The documentary was spawned by a 2001 article in Vogue magazine profiling a 73-year-old American named Mary MacMakin, who worked with women in Kabul until she was arrested and expelled by the Taliban. It follows a small group of U.S.-based hairstylists and female Afghan refugees as they arrive in the country and set up a beauty school. Through hard work and countless donations, they fill the school – and attached salon – with mannequin heads, Frederic Fekkai scissors and MAC makeup.

On the first day of class, the salon is packed wall-to-wall with hopeful attendees. Moving past the days of Taliban rule, under which women were required to wear an item of clothing called a Burka, which covered their entire face and body, the women of Kabul see the beauty school as one step closer to the country's reformation.
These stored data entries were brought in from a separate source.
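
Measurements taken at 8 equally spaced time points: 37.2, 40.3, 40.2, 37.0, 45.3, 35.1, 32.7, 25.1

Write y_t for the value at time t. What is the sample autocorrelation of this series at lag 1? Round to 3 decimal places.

0.230

Mean ȳ = (37.2 + 40.3 + 40.2 + 37.0 + 45.3 + 35.1 + 32.7 + 25.1)/8 = 36.6125
Deviations from mean: 0.5875, 3.6875, 3.5875, 0.3875, 8.6875, -1.5125, -3.9125, -11.5125
Σ(y_t−ȳ)(y_{t+1}−ȳ) = (2.1664) + (13.2289) + (1.3902) + (3.3664) + (-13.1398) + (5.9177) + (45.0427) = 57.9723
Denominator Σ(y_t−ȳ)² = 252.5688
r_1 = 57.9723 / 252.5688 = 0.230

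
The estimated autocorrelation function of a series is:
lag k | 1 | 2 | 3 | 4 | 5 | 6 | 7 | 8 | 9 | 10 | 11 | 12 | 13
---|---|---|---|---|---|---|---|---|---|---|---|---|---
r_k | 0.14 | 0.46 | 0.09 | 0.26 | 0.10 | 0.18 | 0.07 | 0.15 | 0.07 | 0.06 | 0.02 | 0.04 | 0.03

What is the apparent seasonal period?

The largest autocorrelation is r_2 = 0.46, with weaker echoes at lags 4 (0.26), 6 (0.18) and 8 (0.15); the remaining lags stay at or below 0.14.
The dominant spike at lag 2 indicates a seasonal period of 2.

2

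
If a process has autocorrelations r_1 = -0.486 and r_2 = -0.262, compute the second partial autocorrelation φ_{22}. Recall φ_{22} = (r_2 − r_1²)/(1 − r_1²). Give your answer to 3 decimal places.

φ_{22} = (r_2 − r_1²) / (1 − r_1²)
r_1² = (-0.486)² = 0.236196
Numerator = -0.262 − 0.2362 = -0.4982; denominator = 1 − 0.2362 = 0.7638
φ_{22} = -0.4982 / 0.7638 = -0.652

-0.652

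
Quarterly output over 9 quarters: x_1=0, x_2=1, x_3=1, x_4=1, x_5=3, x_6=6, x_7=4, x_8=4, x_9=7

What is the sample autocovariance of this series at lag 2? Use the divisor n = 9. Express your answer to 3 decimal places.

Mean x̄ = (0 + 1 + 1 + 1 + 3 + 6 + 4 + 4 + 7)/9 = 3.0000
Σ_{t=1}^{7}(x_t−x̄)(x_{t+2}−x̄) = 11.0000
γ_2 = 11.0000 / 9 = 1.222

1.222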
Many currently run salons from home, without any formal training, and are happy to have a chance to learn the professional tricks of the trade.

While the overall gist of the film is to show viewers that opening a beauty academy in Kabul is one small step in healing the wounds of a whole country – and pushing for women's rights – sometimes Mermin's direction comes off in a wistful way; and makes people think, is teaching hairdressing really such an important tool for rebuilding a ruined country? Apparently it is, as many women find solace in the art, and can pass on their teachings and newfound confidence to other people in Kabul.